Wall Street is optimistic about Chen Liwu steering Intel, but remains cautious
Intel appoints Chen Liwu as the new CEO, attracting Wall Street's attention. The market is full of expectations for his leadership abilities but remains cautious. Following Chen Liwu's appointment, Intel's stock price rose over 16%. Analysts are encouraged by him, believing that his experience in the semiconductor industry will bring transformation to the company. KeyBanc analysts maintain an "Equal Weight" rating with a target price of $20; Morgan Stanley analysts maintain a "Hold" rating with a target price of $25
According to Zhitong Finance APP, Intel (INTC.US) has appointed Chen Liwu as the new CEO, a decision that has garnered widespread attention on Wall Street and injected a dose of optimism into the future of this chip manufacturer. Chen Liwu's extensive experience and outstanding achievements in the semiconductor industry have led the market to have high expectations for his leadership capabilities. However, Intel still faces severe challenges, and the market remains cautious about its future performance.
After the announcement of Chen Liwu's appointment as the new CEO, Intel's stock price rose by more than 16% in early trading, while other semiconductor companies, including competitors AMD (AMD.US) and NVIDIA (NVDA.US), faced sell-offs.
In response, KeyBanc Capital Markets analyst John Vinh expressed encouragement regarding Chen Liwu's appointment, noting that during his 12 years at Cadence Design Systems (CDNS), he created significant shareholder value and has an in-depth understanding of Intel's business as a member of Intel's board of directors.
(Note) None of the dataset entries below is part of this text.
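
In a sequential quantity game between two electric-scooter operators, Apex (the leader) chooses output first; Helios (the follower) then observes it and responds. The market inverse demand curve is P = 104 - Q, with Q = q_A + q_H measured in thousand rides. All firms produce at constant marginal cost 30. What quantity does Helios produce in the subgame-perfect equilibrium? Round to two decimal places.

18.50

Solve by backward induction. Given q_A, the follower Helios maximises π_H = (104 - q_A - q_H)q_H - 30q_H.
Follower FOC: 74 - q_A - 2q_H = 0, so q_H(q_A) = (74 - q_A)/2.
Apex substitutes q_H(q_A) into its own profit: π_A = q_A(104 - q_A - (74 - q_A)/2) - 30q_A = (67 - (1/2)q_A)q_A - 30q_A.
Maximising: ∂π_A/∂q_A = 37 - q_A = 0, giving q_A = 37.
Then q_H = (74 - 37)/2 = 37/2.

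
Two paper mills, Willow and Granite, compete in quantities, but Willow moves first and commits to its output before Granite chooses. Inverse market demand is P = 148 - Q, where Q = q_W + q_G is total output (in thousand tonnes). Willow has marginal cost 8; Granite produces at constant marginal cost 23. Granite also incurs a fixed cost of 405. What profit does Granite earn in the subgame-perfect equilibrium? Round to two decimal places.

159.06

The follower Granite best-responds to any q_W: π_G = (148 - Q)q_G - 23q_G.
Follower FOC: 125 - q_W - 2q_G = 0, so q_G(q_W) = (125 - q_W)/2.
The leader anticipates this reaction. Substituting into P = 148 - Q gives P = 171/2 - (1/2)q_W, so π_W = (171/2 - (1/2)q_W)q_W - 8q_W.
The leader's first-order condition 155/2 - q_W = 0 yields q_W = 155/2.
Then q_G = (125 - 155/2)/2 = 95/4.
Price P = 148 - 405/4 = 187/4.
Granite's profit: (187/4 - 23)·(95/4) - 405 = 159.0625.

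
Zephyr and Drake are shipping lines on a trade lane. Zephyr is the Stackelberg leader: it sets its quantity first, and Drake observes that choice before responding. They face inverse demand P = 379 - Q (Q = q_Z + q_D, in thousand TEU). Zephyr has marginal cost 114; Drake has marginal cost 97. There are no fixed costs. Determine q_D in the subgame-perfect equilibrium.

The follower Drake best-responds to any q_Z: π_D = (379 - Q)q_D - 97q_D.
∂π_D/∂q_D = 282 - q_Z - 2q_D = 0 gives the reaction function q_D = (282 - q_Z)/2.
The leader anticipates this reaction. Substituting into P = 379 - Q gives P = 238 - (1/2)q_Z, so π_Z = (238 - (1/2)q_Z)q_Z - 114q_Z.
Maximising: ∂π_Z/∂q_Z = 124 - q_Z = 0, giving q_Z = 124.
Then q_D = (282 - 124)/2 = 79.

79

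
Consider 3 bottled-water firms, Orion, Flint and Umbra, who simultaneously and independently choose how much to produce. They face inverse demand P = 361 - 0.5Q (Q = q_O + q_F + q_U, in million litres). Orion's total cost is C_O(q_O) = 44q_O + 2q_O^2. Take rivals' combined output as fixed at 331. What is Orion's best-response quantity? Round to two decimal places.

30.30

With rivals' combined output fixed at 331, Orion's profit is π_O = (361 - (1/2)·331 - (1/2)q_O)q_O - (44q_O + 2q_O²) = (391/2 - (1/2)q_O)q_O - (44q_O + 2q_O²).
∂π_O/∂q_O = 303/2 - 5q_O = 0, so q_O = 303/10.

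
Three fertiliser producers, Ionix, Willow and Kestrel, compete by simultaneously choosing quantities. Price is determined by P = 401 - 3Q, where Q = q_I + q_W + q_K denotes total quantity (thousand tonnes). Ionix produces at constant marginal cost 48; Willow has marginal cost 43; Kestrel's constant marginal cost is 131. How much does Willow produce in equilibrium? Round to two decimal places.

Ionix's profit: π_I = (401 - 3Q)q_I - (48q_I). Setting ∂π_I/∂q_I = 0: 353 - 6q_I - 3(q_W + q_K) = 0.
Willow's profit: π_W = (401 - 3Q)q_W - (43q_W). Setting ∂π_W/∂q_W = 0: 358 - 6q_W - 3(q_I + q_K) = 0.
Kestrel's first-order condition: 270 - 6q_K - 3(q_I + q_W) = 0.
Adding the 3 first-order conditions: 981 − 12Q = 0, so Q = 327/4.
Back-substituting: q_I = (353 − 981/4)/3 = 431/12, q_W = (358 − 981/4)/3 = 451/12, q_K = (270 − 981/4)/3 = 33/4.

37.58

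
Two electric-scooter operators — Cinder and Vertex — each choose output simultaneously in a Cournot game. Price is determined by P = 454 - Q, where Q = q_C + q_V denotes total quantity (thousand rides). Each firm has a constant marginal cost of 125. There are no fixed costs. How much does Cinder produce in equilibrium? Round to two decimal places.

Each firm earns π_i = (454 - Q)q_i - 125q_i.
Setting ∂π_i/∂q_i = 0 with rivals' quantities fixed: 329 - 2q_i - q_j = 0.
By symmetry each firm produces the same amount; substituting q_j = q_i yields q_i = 329/3.

109.67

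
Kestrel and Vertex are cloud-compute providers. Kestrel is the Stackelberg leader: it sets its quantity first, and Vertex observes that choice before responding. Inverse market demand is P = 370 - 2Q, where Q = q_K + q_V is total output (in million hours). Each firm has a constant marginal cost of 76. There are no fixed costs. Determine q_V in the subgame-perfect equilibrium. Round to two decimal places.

36.75

Solve by backward induction. Given q_K, the follower Vertex maximises π_V = (370 - 2q_K - 2q_V)q_V - 76q_V.
∂π_V/∂q_V = 294 - 2q_K - 4q_V = 0 gives the reaction function q_V = (294 - 2q_K)/4.
Kestrel substitutes q_V(q_K) into its own profit: π_K = q_K(370 - 2q_K - (294 - 2q_K)/2) - 76q_K = (223 - q_K)q_K - 76q_K.
Maximising: ∂π_K/∂q_K = 147 - 2q_K = 0, giving q_K = 147/2.
Then q_V = (294 - 2·(147/2))/4 = 147/4.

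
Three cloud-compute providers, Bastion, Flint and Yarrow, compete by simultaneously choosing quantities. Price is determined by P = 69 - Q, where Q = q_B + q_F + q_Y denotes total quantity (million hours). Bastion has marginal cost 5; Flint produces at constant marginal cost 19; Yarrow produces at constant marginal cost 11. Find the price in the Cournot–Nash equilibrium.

26

Bastion's profit: π_B = (69 - Q)q_B - (5q_B). Setting ∂π_B/∂q_B = 0: 64 - 2q_B - (q_F + q_Y) = 0.
Flint's first-order condition: 50 - 2q_F - (q_B + q_Y) = 0.
Yarrow's first-order condition: 58 - 2q_Y - (q_B + q_F) = 0.
Adding the 3 first-order conditions: 172 − 4Q = 0, so Q = 43.
Back-substituting: q_B = (64 − 43) = 21, q_F = (50 − 43) = 7, q_Y = (58 − 43) = 15.
Total output Q = 43, so price P = 69 - 43 = 26.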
Vinh stated, "Despite the many challenges Intel currently faces, we are encouraged by Chen Liwu's appointment. We look forward to hearing more about his strategies to turn Intel around." He maintained an "Equal Weight" rating on Intel and set a target price of $20.
Morgan Stanley analyst Joseph Moore shared a similar view. He praised Chen Liwu for having "very strong" industry knowledge and a high reputation in the industry. Although Chen Liwu has limited experience with companies like Intel, Moore believes his appointment will bring new vitality and transformation to the company. The analyst maintained a "Hold" rating on Intel with a target price of $25.
He wrote, "If the company continues to prioritize the development of world-class foundries, we especially hope to see the company gain more experience in this area. Our sense is that, given Chen Liwu's commitment to these two aspects in his comments, this reduces the likelihood of divesting foundries or products. However, there are still significant challenges, as delays in the server roadmap, a lack of recent AI products, a competitive client CPU market, and over $10 billion in losses in the foundry business over the past 12 months pose challenges for the company's near-term growth and profitability, with no quick solutions. However, decisive and swift action surrounding the CEO decision is a good start."
After Chen Liwu's appointment, Bank of America analyst Vivek Arya upgraded Intel's rating to "Neutral," stating that Intel currently faces "a better opportunity to turn a profit."
He believes that under Chen Liwu's leadership, Intel has a greater chance of restructuring and turning the situation around. Intel's strong influence and brand position in the enterprise PC/server CPU sector increase the likelihood of success.
Arya wrote, "Improving market conditions may also pave the way for Intel to gradually divest its Altera and automotive assets, thereby reducing the leverage on its balance sheet. Intel's substantial transformation is still underway, but if executed properly, it could create headwinds for peers like AMD, as AMD's share in the PC/server CPU market has been steadily increasing so far."